Maria Cristina Azcona: Book Reviews



Royal Cenotaphs at Ahr, near Udaipur, Engraving by E Therond, 1878; Credit - www.columbia.edu



1.

A Review of Book of Love

Book of Love. Nikesh Murali. Sao Paulo: Ibex Press, pp100, 2006, Aus$15.00 


Nikesh Murali´s “Book of Love” demonstrates to us that his natural gift for poetry has been nurtured and enhanced in the last few years. Previous work by the author delighted us the same way as soft clouds do on a warm summer day; and at the same time, gave us joys of poetical spirit, as Degas painting does while we stare at its perfect serenity, full of rhythm and colour.

Inspiration, induced by falling in true love, has given Murali the eye of a mature artist. What, in the near past, was still blossoming, has fully bloomed now. One can notice the enchanting display of movement, passion and harmonious beauty in his words.

Murali’s lines in Chapter 8

The day I saw you,

Your face that makes the stars in the sky jealous
And twinkle in the first hours of the night 
Like celestial dancers etched on the temple walls.
Your face like a wild flower
That desires the approval of my touch
And blooms secretly at dusk.


The day I saw you,
I was reborn.


may be compared to one of the most exquisite Spanish poets of love, Gustavo Adolfo Becquer :

Today Earth and sky smile at me
Today the sun reaches the bottom of my soul
Today I saw her… I saw her and she stared at me...
Today I believe in God!


In Chapter 2 of the book, Murali writes

Maybe I should dip my brush in blue 
And paint the universe with its infinite stars
Or maybe the beach where the sea shatters its pride on rocks
With a sky that mirrors its turbulence.


These lines remind me of Pablo Neruda´s compositions, where he constructs perfect metaphors joining love expressions and admiration with the spectacle of Nature. Like him, Murali has the rare ability that only Masters have: to perceive the connection among human beauty, human love and natural environment.

Beauty is a rare value, found in this outrageous world, only by refined souls like Murali´s.

2.

A Critique on Roamings 

Roamings. Ram Mehta. Canada: Luna Kiran Joshi, 2004. pp60. Not for sale 


Poetry is like a wave of understanding among people, a language from the origin of species, where insight and intuition allow us to comprehend the ecstasies of love, and at the same time, the sorrow of poverty in its most cruel face. We can read majestic pieces in this book written by the wise hand of Ram Mehta. 

Roamings is a book created from the heart and it reaches high levels of perception. The author invites us to share an enjoyable journey that takes us through love, romance, social issues and philosophical reflections. Diversity appears to confront, in all its multicolored hues, the astonished reader, who shivers and trembles, moved by innumerable kinds of emotions the book generates. 
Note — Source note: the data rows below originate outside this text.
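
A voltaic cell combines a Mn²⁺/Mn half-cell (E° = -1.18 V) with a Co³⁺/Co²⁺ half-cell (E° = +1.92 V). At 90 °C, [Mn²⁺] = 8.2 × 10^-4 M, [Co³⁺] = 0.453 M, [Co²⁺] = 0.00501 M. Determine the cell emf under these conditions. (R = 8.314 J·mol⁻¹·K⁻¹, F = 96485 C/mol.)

The Co³⁺/Co²⁺ couple has the higher reduction potential and acts as the cathode, so E°_cell = +1.92 − (-1.18) = 3.10 V.
Balancing electrons gives n = 2; the reaction quotient is Q = [Mn²⁺]·[Co²⁺]^2/[Co³⁺]^2 = 1 × 10^-7.
E = E° − (RT/nF) ln Q = 3.10 − (8.314×363)/(2×96485) × (-16.115) = 3.100 + 0.252 = 3.352 V.

3.35 V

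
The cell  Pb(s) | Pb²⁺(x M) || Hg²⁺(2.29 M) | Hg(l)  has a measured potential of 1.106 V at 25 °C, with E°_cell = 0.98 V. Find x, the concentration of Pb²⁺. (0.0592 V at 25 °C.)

1.3 × 10^-4 M

From the Nernst equation, log Q = n(E° − E)/0.0592 = 2(0.98 − 1.106)/0.0592 = -4.257, so Q = 5.54 × 10^-5.
With Q = [Pb²⁺]/[Hg²⁺] and the known concentrations, [Pb²⁺] in the numerator gives [Pb²⁺] = 1.3 × 10^-4 M.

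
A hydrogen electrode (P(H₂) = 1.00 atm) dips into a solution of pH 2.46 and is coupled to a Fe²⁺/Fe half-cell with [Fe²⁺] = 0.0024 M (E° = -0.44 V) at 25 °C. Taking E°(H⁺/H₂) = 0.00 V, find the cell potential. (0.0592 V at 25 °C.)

The hydrogen couple is the cathode, so E°_cell = 0.44 V; n = 2.
[H⁺] = 10^(−2.46) = 0.0035 M, and Q = [Fe²⁺]·P(H₂) / [H⁺]^2 = 200.
E = E° − (0.0592/2) log Q = 0.44 − (0.0592/2)(2.300) = 0.372 V.

0.37 V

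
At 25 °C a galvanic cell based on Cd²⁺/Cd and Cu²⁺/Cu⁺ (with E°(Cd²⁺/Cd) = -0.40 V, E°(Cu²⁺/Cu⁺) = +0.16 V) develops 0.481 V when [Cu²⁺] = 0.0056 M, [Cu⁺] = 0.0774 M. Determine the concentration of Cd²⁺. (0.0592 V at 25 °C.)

2.4 M

From the Nernst equation, log Q = n(E° − E)/0.0592 = 2(0.56 − 0.481)/0.0592 = 2.669, so Q = 467.
With Q = [Cd²⁺]·[Cu⁺]^2/[Cu²⁺]^2 and the known concentrations, [Cd²⁺] in the numerator gives [Cd²⁺] = 2.4 M.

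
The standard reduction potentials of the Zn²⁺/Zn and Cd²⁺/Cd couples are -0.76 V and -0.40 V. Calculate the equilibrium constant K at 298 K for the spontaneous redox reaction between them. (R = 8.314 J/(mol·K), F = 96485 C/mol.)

1.5 × 10^12

E°_cell = -0.40 − (-0.76) = 0.36 V, with n = 2 electrons transferred.
At equilibrium E = 0, so the Nernst equation gives ln K = nFE°/RT = (2)(96485)(0.36)/((8.314)(298)) = 28.04.
K = e^28.04 = 1.5 × 10^12.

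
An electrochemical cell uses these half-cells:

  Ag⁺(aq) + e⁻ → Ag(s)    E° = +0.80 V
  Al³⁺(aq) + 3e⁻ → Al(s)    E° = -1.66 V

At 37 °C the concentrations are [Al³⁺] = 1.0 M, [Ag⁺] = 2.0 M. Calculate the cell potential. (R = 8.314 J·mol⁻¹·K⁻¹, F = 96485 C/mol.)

The Ag⁺/Ag couple has the higher reduction potential and acts as the cathode, so E°_cell = +0.80 − (-1.66) = 2.46 V.
Balancing electrons gives n = 3; the reaction quotient is Q = [Al³⁺]/[Ag⁺]^3 = 0.125.
E = E° − (RT/nF) ln Q = 2.46 − (8.314×310)/(3×96485) × (-2.079) = 2.460 + 0.019 = 2.479 V.

2.48 V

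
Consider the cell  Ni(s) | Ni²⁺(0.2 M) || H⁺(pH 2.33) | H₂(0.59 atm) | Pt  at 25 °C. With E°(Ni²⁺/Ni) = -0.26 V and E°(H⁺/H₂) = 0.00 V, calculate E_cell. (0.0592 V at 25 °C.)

The hydrogen couple is the cathode, so E°_cell = 0.26 V; n = 2.
[H⁺] = 10^(−2.33) = 0.0047 M, and Q = [Ni²⁺]·P(H₂) / [H⁺]^2 = 5390.
E = E° − (0.0592/2) log Q = 0.26 − (0.0592/2)(3.732) = 0.150 V.

0.15 V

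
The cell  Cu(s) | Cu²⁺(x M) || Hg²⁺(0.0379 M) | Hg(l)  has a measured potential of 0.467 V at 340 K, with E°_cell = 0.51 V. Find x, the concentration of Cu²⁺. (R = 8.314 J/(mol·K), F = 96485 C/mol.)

0.71 M

From the Nernst equation, ln Q = nF(E° − E)/RT = 2×96485×(0.51 − 0.467)/(8.314×340) = 2.935, so Q = 18.8.
With Q = [Cu²⁺]/[Hg²⁺] and the known concentrations, [Cu²⁺] in the numerator gives [Cu²⁺] = 0.71 M.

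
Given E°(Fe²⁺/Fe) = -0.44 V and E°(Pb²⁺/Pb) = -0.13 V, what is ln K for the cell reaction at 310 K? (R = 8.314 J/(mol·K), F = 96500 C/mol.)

ln K = 23.2

E°_cell = -0.13 − (-0.44) = 0.31 V, with n = 2 electrons transferred.
At equilibrium E = 0, so the Nernst equation gives ln K = nFE°/RT = (2)(96500)(0.31)/((8.314)(310)) = 23.21.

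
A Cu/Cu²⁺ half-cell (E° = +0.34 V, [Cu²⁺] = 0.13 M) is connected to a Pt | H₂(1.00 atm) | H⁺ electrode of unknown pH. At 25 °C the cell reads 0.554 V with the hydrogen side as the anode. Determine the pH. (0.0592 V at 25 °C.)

E°_cell = 0.34 V and n = 2.
log Q = n(E° − E)/0.0592 = 2×(0.34 − 0.554)/0.0592 = -7.230.
With Q = [H⁺]^2 / ([Cu²⁺]·P(H₂)), solving for [H⁺] gives log[H⁺] = -4.058, so pH = 4.06.

pH = 4.06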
Ram Mehta is not new to the world of poetry. He has experimented for years with odes, lyrics, other poetical forms, Shakespearean and other sonnets. He delights our most exigent taste with this new expression of his rare talent.
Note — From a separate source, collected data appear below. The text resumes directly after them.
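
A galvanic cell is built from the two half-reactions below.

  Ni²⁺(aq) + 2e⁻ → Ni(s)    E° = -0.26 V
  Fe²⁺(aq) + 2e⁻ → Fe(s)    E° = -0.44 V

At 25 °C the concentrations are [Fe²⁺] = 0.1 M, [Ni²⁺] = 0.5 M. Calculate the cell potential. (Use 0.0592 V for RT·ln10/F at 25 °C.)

The Ni²⁺/Ni couple has the higher reduction potential and acts as the cathode, so E°_cell = -0.26 − (-0.44) = 0.18 V.
Balancing electrons gives n = 2; the reaction quotient is Q = [Fe²⁺]/[Ni²⁺] = 0.200.
At 25 °C, E = E° − (0.0592/n) log Q = 0.18 − (0.0592/2)(-0.699) = 0.180 + 0.021 = 0.201 V.

0.201 V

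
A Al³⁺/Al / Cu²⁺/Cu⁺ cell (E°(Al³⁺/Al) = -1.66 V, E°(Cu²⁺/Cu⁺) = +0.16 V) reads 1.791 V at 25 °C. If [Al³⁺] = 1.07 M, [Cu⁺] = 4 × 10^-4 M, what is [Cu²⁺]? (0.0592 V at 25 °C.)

1.3 × 10^-4 M

From the Nernst equation, log Q = n(E° − E)/0.0592 = 3(1.82 − 1.791)/0.0592 = 1.470, so Q = 29.5.
With Q = [Al³⁺]·[Cu⁺]^3/[Cu²⁺]^3 and the known concentrations, [Cu²⁺]^3 in the denominator gives [Cu²⁺] = 1.3 × 10^-4 M.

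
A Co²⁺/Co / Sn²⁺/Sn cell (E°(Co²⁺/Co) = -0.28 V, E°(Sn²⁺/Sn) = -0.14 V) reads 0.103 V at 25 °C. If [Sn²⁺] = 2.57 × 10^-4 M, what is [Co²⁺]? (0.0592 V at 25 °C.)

From the Nernst equation, log Q = n(E° − E)/0.0592 = 2(0.14 − 0.103)/0.0592 = 1.250, so Q = 17.8.
With Q = [Co²⁺]/[Sn²⁺] and the known concentrations, [Co²⁺] in the numerator gives [Co²⁺] = 0.0046 M.

0.0046 M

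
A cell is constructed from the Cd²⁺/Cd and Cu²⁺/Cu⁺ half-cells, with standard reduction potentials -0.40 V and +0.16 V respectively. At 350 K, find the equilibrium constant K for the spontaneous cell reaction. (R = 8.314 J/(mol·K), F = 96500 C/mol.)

E°_cell = +0.16 − (-0.40) = 0.56 V, with n = 2 electrons transferred.
At equilibrium E = 0, so the Nernst equation gives ln K = nFE°/RT = (2)(96500)(0.56)/((8.314)(350)) = 37.14.
K = e^37.14 = 1.4 × 10^16.

1.4 × 10^16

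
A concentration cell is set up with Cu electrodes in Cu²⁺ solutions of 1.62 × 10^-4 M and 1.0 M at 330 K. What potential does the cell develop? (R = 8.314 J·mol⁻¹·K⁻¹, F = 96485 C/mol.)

0.12 V

Both half-cells are Cu²⁺/Cu, so E°_cell = 0. The concentrated side is the cathode; the cell reaction moves Cu²⁺ from high to low concentration with n = 2.
Q = [Cu²⁺]_dilute/[Cu²⁺]_conc = 1.62 × 10^-4/1.0 = 1.62 × 10^-4.
E = 0 − (RT/nF) ln Q = −((8.314×330)/(2×96485))(-8.728) = 0.1241 V.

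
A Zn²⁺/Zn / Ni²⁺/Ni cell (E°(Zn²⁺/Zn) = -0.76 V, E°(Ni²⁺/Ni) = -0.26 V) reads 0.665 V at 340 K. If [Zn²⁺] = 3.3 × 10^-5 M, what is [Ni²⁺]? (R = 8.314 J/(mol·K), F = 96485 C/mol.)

2.6 M

From the Nernst equation, ln Q = nF(E° − E)/RT = 2×96485×(0.50 − 0.665)/(8.314×340) = -11.264, so Q = 1.28 × 10^-5.
With Q = [Zn²⁺]/[Ni²⁺] and the known concentrations, [Ni²⁺] in the denominator gives [Ni²⁺] = 2.6 M.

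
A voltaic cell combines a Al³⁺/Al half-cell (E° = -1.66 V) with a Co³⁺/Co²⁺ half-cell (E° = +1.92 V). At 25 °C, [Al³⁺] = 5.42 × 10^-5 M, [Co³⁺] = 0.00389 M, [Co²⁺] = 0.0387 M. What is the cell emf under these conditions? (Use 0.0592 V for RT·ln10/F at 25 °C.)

3.61 V

The Co³⁺/Co²⁺ couple has the higher reduction potential and acts as the cathode, so E°_cell = +1.92 − (-1.66) = 3.58 V.
Balancing electrons gives n = 3; the reaction quotient is Q = [Al³⁺]·[Co²⁺]^3/[Co³⁺]^3 = 0.0534.
At 25 °C, E = E° − (0.0592/n) log Q = 3.58 − (0.0592/3)(-1.273) = 3.580 + 0.025 = 3.605 V.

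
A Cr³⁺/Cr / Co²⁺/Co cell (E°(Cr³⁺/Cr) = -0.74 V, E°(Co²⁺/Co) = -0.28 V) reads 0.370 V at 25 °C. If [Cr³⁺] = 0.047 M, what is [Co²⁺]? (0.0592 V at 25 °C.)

From the Nernst equation, log Q = n(E° − E)/0.0592 = 6(0.46 − 0.370)/0.0592 = 9.122, so Q = 1.32 × 10^9.
With Q = [Cr³⁺]^2/[Co²⁺]^3 and the known concentrations, [Co²⁺]^3 in the denominator gives [Co²⁺] = 1.2 × 10^-4 M.

1.2 × 10^-4 M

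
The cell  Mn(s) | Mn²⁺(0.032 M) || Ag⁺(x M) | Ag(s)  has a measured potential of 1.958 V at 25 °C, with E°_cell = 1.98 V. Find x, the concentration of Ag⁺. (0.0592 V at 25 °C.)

0.076 M

From the Nernst equation, log Q = n(E° − E)/0.0592 = 2(1.98 − 1.958)/0.0592 = 0.743, so Q = 5.54.
With Q = [Mn²⁺]/[Ag⁺]^2 and the known concentrations, [Ag⁺]^2 in the denominator gives [Ag⁺] = 0.076 M.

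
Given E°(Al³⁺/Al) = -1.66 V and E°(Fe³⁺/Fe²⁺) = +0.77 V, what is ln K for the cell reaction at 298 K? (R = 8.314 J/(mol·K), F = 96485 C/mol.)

E°_cell = +0.77 − (-1.66) = 2.43 V, with n = 3 electrons transferred.
At equilibrium E = 0, so the Nernst equation gives ln K = nFE°/RT = (3)(96485)(2.43)/((8.314)(298)) = 283.90.

ln K = 283.9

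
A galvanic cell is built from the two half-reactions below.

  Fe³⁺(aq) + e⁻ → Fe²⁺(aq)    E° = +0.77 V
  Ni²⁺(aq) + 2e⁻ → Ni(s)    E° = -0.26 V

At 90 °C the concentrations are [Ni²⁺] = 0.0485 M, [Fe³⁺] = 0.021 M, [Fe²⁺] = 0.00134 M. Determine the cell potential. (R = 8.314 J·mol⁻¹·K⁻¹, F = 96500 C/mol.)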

The book has four separate groups of poems - romantic, sociological, philosophical and personal. He invades our emotions of love, when he writes:

“Your eyes green and deep,
Deeper than the depth,
Stilled waters at even
Those eyes, break of the day”

Here we may admire his ability to produce the internal rhythm while making alliterations and onomatopoeias with words. In the sociological poems we read profound lines like these:

“I see the broken hearth - moral breakdown,
Cold kitchens, cold bedrooms”

And he submerges our attention in post modern troubles while he writes:
“Forced to walk fast, pressed, depressed”

Ram Mehta delights our fantasy and educates our sensitivity. He teaches us to feel free to fly over fear, pain, pleasure and passion. He fabricates a pair of silvery wings on the back of the readers and shows us how to live in this outrageous era, from a distant nest over a higher tree. The dazzle of his talent indicates the route and he invites us to be his “co-walkers”. He plays with metaphors to captivate the rare instant of eternity which lives beyond poetry and even literature. His position is that of an artist; his sight that of the hunter of souls. He is like the sycamore, inviting us to:

”Socialize and to poetize”.

A fine music resides in his poetic style, full of aesthetical irony.

Yes, we have understood your message, Ram, and we would like to be your co-walkers in these magical roamings towards the mysterious dark side of reality, where love shines like a silvery moon, while the wolves always try to kill masked as human beings.

Welcome to Mehtaland! Fix your belts and enjoy the journey.